The bunfight at the poo pile

Dung beetle in sun cap
It’s almost like they have a Swiss Army knife of skills to deal with the orientation problem, but there must be one skill set that is the absolute minimum requirement.
Professor Marcus Byrne
Researchers from South Africa and Sweden have found that certain species of dung beetle use the line of stars that make up our galaxy to steer themselves away from potential competitors. Despite the beetle’s tiny brain and poor eyesight, they have become the first animals documented as using the Milky Way as an orientation tool.

The research findings were published in the Cell Press journal Current Biology this week. While there are around 800 species of dung beetle in South Africa alone, this study focused on just one of several nocturnal species.

Professor Marcus Byrne, teaches zoology and entomology at the University of the Witwatersrand (Wits University) in Johannesburg. He collaborates with Professor Clarke Scholtz of University of Pretoria and Professor Eric Warrant and Dr Marie Dacke of Lund University in his work on orientation in dung beetles; work which may enable humans to solve difficult visual processing problems. Professor Byrne spoke to whilst out doing fieldwork and outlined both what has been found and the impetus of current research.

Other researchers have provided evidence that various animals are able to use celestial bodies for orientation, and indeed Professor Byrne and his colleagues have already shown that members of the dung beetle family are able to use the sun, the moon and polarised light as visual cues.

"We know that seals, for instance, can orient themselves by the stars and there is also evidence that some species of frog do the same," said Professor Byrne. "As far as we’re aware, this is the first time that anybody has looked at the Milky Way per se in terms of orientation."

For the dung beetles, aligning their paths with a distant light source is valuable way of reducing competition. Professor Byrne likens the situation to a buffet, where you have to grab what food you can and move away from the buffet table as quickly as possible. To avoid circling back and meeting rivals for resources at the dung pile, they use the stars to ensure they travel in a straight line.

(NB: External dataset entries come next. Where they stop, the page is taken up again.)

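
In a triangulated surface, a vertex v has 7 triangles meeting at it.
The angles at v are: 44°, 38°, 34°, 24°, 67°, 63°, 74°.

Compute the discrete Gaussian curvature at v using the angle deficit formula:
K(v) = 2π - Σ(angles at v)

Sum of angles = 344°. K = 360° - 344° = 16° = 4π/45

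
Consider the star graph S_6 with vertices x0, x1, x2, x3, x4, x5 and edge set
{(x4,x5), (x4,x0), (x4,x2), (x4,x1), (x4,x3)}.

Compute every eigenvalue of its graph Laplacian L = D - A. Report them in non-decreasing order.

The star S_6 is the complete bipartite graph K_{1,5} (one hub of degree 5, 5 leaves of degree 1). The Laplacian spectrum of K_{p,q} is 0, p (multiplicity q−1), q (multiplicity p−1), p+q. With p = 1, q = 5: 0 once, 1 with multiplicity 4, and 6 once. (Check: trace L = sum of degrees = 10 = 4·1 + 6.)
Laplacian eigenvalues (increasing order): [0.0, 1.0, 1.0, 1.0, 1.0, 6.0]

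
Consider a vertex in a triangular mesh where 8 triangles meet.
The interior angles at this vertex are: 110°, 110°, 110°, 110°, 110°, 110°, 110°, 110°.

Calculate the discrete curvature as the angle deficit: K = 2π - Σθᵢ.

Sum of angles = 880°. K = 360° - 880° = -520° = -26π/9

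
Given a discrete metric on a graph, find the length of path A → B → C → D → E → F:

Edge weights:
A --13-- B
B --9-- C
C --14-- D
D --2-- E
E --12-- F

Arc length = 13 + 9 + 14 + 2 + 12 = 50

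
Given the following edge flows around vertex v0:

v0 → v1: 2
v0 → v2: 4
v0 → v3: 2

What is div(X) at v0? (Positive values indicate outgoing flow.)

Divergence = sum of outgoing flows = 2 + 4 + 2 = 8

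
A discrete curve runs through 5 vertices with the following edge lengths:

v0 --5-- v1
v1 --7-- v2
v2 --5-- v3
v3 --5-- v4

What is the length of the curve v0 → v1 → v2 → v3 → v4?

Arc length = 5 + 7 + 5 + 5 = 22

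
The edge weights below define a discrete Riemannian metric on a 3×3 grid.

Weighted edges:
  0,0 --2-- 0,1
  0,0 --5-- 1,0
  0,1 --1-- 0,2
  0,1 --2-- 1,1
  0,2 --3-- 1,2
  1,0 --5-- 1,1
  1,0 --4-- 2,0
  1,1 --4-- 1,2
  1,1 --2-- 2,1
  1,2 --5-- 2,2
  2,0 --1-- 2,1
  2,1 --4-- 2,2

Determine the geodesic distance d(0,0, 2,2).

Shortest path: 0,0 → 0,1 → 1,1 → 2,1 → 2,2, total weight = 10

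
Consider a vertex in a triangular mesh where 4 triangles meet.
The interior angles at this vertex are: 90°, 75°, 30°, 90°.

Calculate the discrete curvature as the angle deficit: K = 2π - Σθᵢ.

Sum of angles = 285°. K = 360° - 285° = 75° = 5π/12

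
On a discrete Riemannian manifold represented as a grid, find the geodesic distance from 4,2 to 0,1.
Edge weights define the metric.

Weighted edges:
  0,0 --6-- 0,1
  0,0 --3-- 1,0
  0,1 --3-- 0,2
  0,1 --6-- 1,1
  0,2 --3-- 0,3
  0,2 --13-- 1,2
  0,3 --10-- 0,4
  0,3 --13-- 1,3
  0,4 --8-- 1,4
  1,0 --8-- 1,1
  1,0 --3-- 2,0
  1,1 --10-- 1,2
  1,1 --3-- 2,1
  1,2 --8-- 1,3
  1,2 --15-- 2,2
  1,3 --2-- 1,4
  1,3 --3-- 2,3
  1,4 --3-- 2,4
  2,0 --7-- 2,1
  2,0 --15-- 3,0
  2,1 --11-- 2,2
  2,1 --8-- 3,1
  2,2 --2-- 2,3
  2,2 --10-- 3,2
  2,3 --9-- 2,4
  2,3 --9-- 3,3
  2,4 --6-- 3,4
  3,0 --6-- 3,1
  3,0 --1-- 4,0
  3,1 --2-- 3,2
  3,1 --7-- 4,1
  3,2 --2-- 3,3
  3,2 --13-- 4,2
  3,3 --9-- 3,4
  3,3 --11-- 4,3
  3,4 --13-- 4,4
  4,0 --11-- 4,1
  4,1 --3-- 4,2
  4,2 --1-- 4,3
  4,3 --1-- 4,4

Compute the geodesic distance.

Shortest path: 4,2 → 4,1 → 3,1 → 2,1 → 1,1 → 0,1, total weight = 27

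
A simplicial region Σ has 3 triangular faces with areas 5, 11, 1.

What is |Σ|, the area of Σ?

5 + 11 + 1 = 17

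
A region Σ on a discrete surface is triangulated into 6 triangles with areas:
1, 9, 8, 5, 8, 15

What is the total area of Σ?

1 + 9 + 8 + 5 + 8 + 15 = 46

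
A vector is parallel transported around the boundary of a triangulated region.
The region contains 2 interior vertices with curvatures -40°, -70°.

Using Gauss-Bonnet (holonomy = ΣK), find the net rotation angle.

Holonomy = total enclosed curvature = (-40°) + (-70°) = -110°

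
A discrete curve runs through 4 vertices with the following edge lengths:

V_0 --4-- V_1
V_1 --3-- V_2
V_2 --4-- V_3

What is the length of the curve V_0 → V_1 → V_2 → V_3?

Arc length = 4 + 3 + 4 = 11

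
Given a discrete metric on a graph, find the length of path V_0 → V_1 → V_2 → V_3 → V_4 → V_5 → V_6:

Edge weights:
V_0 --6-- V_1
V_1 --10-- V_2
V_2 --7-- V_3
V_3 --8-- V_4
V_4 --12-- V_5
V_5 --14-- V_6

Arc length = 6 + 10 + 7 + 8 + 12 + 14 = 57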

"By heading off in a straight line you no longer need to know where you’re going, as long as you know where you’ve been," the professor explained.

In their previous experiments, the researchers blocked light from reaching dung beetles by fitting them with miniature caps. They observed the beetles performing a so-called ‘orientation dance’ to get their bearings on top of their balls of dung. After conducting further experiments with the nocturnal species in the simulated environment of the Wits Planetarium, Professor Byrne and the team are trying now to unravel exactly which different environmental cues the dung beetles use, and to find out whether a hierarchy of preference exists amongst these cues.

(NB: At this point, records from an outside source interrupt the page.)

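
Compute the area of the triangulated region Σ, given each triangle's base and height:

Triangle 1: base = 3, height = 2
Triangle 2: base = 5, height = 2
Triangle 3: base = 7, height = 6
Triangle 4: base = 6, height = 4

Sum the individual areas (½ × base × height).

(1/2)×3×2 + (1/2)×5×2 + (1/2)×7×6 + (1/2)×6×4 = 41.0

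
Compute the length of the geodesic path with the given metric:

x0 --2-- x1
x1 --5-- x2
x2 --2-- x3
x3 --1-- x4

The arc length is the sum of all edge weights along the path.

Arc length = 2 + 5 + 2 + 1 = 10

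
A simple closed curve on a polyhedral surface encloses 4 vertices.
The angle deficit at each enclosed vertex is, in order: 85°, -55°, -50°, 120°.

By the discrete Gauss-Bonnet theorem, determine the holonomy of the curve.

Holonomy = total enclosed curvature = 85° + (-55°) + (-50°) + 120° = 100°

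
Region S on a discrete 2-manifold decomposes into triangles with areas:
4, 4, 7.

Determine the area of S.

4 + 4 + 7 = 15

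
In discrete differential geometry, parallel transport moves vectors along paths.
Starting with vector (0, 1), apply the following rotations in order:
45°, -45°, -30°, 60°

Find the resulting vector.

Total rotation: 45° + (-45°) + (-30°) + 60° = 30°. Final vector: (-0.5000, 0.8660)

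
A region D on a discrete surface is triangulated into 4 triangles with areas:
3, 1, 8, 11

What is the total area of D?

3 + 1 + 8 + 11 = 23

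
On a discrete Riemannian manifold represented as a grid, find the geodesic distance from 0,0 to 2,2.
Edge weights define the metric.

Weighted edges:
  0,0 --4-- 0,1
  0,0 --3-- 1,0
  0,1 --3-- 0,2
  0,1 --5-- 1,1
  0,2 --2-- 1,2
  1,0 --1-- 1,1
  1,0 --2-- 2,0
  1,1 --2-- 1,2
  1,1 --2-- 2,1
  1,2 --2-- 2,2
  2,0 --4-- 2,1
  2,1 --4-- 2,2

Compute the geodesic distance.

Shortest path: 0,0 → 1,0 → 1,1 → 1,2 → 2,2, total weight = 8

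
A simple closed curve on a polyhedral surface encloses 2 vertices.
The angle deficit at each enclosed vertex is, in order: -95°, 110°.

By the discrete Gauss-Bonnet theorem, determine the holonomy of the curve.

Holonomy = total enclosed curvature = (-95°) + 110° = 15°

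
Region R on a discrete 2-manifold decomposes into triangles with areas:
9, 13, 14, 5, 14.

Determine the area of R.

9 + 13 + 14 + 5 + 14 = 55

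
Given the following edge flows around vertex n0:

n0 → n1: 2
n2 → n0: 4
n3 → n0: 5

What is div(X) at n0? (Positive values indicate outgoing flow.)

Divergence = sum of outgoing flows = 2 + (-4) + (-5) = -7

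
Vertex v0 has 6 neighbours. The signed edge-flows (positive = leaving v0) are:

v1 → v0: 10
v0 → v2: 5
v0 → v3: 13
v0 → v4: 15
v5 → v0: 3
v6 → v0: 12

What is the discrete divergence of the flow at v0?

Divergence = sum of outgoing flows = (-10) + 5 + 13 + 15 + (-3) + (-12) = 8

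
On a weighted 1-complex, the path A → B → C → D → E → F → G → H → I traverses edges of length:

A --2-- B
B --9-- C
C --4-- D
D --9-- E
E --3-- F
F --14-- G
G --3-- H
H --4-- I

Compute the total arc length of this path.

Arc length = 2 + 9 + 4 + 9 + 3 + 14 + 3 + 4 = 48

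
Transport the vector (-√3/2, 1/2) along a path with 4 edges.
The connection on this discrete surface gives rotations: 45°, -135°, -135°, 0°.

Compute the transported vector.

Total rotation: 45° + (-135°) + (-135°) + 0° = -225° ≡ 135° (mod 360°). Final vector: (0.2588, -0.9659)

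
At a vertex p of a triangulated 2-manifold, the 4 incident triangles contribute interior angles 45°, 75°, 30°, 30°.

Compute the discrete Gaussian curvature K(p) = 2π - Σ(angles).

Sum of angles = 180°. K = 360° - 180° = 180° = π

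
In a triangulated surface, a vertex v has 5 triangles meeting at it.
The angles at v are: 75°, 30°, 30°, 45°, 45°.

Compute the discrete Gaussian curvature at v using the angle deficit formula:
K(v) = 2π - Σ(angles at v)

Sum of angles = 225°. K = 360° - 225° = 135°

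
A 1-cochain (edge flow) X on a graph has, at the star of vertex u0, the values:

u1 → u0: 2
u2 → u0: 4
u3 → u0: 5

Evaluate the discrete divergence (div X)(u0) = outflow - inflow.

Divergence = sum of outgoing flows = (-2) + (-4) + (-5) = -11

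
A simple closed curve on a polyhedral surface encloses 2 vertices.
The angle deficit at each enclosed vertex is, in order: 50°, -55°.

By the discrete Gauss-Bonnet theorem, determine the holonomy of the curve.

Holonomy = total enclosed curvature = 50° + (-55°) = -5°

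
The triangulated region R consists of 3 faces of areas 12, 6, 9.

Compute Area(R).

12 + 6 + 9 = 27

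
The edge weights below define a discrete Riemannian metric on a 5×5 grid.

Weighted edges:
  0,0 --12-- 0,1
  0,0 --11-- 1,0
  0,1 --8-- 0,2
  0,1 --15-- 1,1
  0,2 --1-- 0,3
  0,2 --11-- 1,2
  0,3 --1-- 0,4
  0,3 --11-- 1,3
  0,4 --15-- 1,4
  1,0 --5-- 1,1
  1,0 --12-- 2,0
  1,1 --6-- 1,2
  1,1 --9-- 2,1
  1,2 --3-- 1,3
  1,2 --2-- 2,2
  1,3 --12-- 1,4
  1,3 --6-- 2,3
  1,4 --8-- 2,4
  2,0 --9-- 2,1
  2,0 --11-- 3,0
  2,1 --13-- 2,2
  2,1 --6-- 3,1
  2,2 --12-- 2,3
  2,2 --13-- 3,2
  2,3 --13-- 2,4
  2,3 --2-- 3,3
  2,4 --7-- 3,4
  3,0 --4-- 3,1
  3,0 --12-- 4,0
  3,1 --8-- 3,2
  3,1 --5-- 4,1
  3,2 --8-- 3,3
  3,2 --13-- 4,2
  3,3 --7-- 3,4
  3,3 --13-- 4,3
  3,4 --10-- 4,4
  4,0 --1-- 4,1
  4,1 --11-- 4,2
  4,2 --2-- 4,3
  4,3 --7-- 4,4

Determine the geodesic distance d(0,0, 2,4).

Shortest path: 0,0 → 1,0 → 1,1 → 1,2 → 1,3 → 2,3 → 2,4, total weight = 44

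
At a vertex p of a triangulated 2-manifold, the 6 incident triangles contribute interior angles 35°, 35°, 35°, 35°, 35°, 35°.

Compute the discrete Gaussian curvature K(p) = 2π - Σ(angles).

Sum of angles = 210°. K = 360° - 210° = 150° = 5π/6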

"We are studying a nocturnal species so the beetle can’t use the sun, but it would be able to use the moon – specifically, polarised light from the moon – and the Milky Way itself is another cue," he said.

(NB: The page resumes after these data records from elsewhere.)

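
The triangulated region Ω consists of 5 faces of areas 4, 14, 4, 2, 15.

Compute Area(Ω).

4 + 14 + 4 + 2 + 15 = 39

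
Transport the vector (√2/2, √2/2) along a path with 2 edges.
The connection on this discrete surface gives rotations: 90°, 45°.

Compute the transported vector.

Total rotation: 90° + 45° = 135°. Final vector: (-1, 0)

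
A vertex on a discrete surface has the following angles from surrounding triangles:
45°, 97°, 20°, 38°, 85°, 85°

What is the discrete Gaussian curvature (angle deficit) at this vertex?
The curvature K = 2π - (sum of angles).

Sum of angles = 370°. K = 360° - 370° = -10° = -π/18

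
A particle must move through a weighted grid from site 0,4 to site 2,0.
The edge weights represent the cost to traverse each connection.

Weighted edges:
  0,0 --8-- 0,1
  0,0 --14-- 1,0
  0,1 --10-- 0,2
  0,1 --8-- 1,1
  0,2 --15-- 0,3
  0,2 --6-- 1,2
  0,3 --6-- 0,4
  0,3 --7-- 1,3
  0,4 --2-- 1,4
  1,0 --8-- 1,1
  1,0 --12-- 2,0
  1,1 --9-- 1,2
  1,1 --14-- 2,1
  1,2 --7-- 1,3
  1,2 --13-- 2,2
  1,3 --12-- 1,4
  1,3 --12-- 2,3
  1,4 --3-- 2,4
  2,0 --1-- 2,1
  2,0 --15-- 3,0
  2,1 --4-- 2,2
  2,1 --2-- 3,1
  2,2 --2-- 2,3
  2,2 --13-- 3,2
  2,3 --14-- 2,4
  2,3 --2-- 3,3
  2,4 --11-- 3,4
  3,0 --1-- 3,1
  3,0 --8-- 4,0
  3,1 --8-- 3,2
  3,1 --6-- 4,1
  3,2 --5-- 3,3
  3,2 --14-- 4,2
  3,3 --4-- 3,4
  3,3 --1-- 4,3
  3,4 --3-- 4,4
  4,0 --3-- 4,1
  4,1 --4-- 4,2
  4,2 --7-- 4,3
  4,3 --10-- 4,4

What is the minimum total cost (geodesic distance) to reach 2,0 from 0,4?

Shortest path: 0,4 → 1,4 → 2,4 → 2,3 → 2,2 → 2,1 → 2,0, total weight = 26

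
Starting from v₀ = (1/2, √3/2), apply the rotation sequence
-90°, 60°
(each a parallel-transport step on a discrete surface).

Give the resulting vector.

Total rotation: (-90°) + 60° = -30°. Final vector: (0.8660, 0.5000)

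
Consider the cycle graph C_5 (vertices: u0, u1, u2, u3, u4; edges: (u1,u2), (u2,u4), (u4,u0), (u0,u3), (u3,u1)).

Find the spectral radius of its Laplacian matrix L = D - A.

The cycle graph C_n has Laplacian eigenvalues λ_k = 2 − 2cos(2πk/n), k = 0, 1, …, n−1. Here n = 5:
k=0: 2 − 2cos(0) = 0.0; k=1: 2 − 2cos(2π/5) = 1.382; k=2: 2 − 2cos(4π/5) = 3.618; k=3: 2 − 2cos(6π/5) = 3.618; k=4: 2 − 2cos(8π/5) = 1.382.
Laplacian eigenvalues: [0.0, 1.382, 1.382, 3.618, 3.618]. Largest eigenvalue (spectral radius) = 3.618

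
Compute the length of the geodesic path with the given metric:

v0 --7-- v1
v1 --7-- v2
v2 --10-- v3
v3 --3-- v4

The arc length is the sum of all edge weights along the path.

Arc length = 7 + 7 + 10 + 3 = 27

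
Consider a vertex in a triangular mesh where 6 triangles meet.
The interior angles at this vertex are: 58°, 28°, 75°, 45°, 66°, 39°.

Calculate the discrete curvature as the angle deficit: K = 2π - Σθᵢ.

Sum of angles = 311°. K = 360° - 311° = 49° = 49π/180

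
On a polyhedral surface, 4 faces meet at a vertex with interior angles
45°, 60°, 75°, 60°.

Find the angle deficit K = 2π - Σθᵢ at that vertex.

Sum of angles = 240°. K = 360° - 240° = 120° = 2π/3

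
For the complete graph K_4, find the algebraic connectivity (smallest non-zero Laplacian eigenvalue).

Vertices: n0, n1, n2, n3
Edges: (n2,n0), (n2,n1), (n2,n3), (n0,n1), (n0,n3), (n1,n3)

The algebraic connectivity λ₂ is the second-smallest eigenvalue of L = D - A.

For the complete graph K_n, L = nI − J (J = all-ones matrix). J has eigenvalues n (once, eigenvector 𝟙) and 0 (multiplicity n−1), so L has eigenvalues 0 (once) and n (multiplicity n−1). Here n = 4: eigenvalue 0 once and 4 with multiplicity 3.
Laplacian eigenvalues: [0.0, 4.0, 4.0, 4.0]. Algebraic connectivity (smallest non-zero eigenvalue) = 4.0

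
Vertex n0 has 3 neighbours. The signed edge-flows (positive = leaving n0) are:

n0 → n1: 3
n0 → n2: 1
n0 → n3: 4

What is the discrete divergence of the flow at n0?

Divergence = sum of outgoing flows = 3 + 1 + 4 = 8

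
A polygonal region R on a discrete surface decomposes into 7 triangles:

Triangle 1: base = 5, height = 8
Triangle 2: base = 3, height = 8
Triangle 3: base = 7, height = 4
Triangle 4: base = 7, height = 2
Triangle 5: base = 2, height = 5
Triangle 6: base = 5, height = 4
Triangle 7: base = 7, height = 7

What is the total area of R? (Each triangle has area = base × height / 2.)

(1/2)×5×8 + (1/2)×3×8 + (1/2)×7×4 + (1/2)×7×2 + (1/2)×2×5 + (1/2)×5×4 + (1/2)×7×7 = 92.5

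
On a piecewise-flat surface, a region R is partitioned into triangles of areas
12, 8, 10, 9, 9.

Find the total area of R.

12 + 8 + 10 + 9 + 9 = 48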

Both create a light intensity gradient across the sky; if the moon is out the sky will be brighter on one side and darker on the other. The team are very pleased by the fact that they have been able to isolate the Milky Way’s array of stars as one of the dung beetle’s points of reference.

As Professor Byrne pointed out, if you walk a few metres across the planet, the sun appears to stay in one place, but if you walk past a light its location will appear to move from in front of you to behind you. A moth which keeps its body at a constant angle to a candle will move in a circle around the flame. I was curious about the potential effects of light pollution on the dung beetle’s ability to effectively make a fast getaway from dung piles.

"We do our work out in the bush; at the moment we are 70 km from the nearest big town," Professor Byrne stated. "There is a very, very faint glow on the horizon, and that wouldn’t affect the behaviour of the beetles, but certainly bright lights in cities affect the orientation of insects because they’re completely unnatural.

"Light pollution does affect animal orientation and in this case it will almost certainly swamp any cues," he affirmed.

One of the reasons Professor Byrne cites for carrying out the research on this particular insect is that they are absolutely tenacious. The predictability of the beetle’s behaviour means it can be relied on always to do exactly what it wants to do, which is to roll a ball. This means that all sorts of questions can be answered by studying it.

"The questions we’re asking at the moment are to do with the light intensity gradient across the sky, and also how temperature affects the beetle’s orientation," confided Professor Byrne. "We’re trying to find out exactly how the hierarchy of cues works.

"It’s almost like they have a Swiss Army knife of skills to deal with the orientation problem, but there must be one skill set that is the absolute minimum requirement. That’s what we’re ultimately looking for – the absolutely basic orientation cue that the beetle needs to find its way around."

Although, as Professor Byrne admitted, this study about the dung beetles may appear to be trivial in itself, by finding out how an insect with only 200,000 or so neurons solves a fairly complex orientation problem, we may gain the knowledge needed to build machines able to do the same with minimal computing power. However, that’s not the only purpose of the research.

"It’s not just about answering blue-sky questions," Professor Byrne insisted. "It has to be fun!"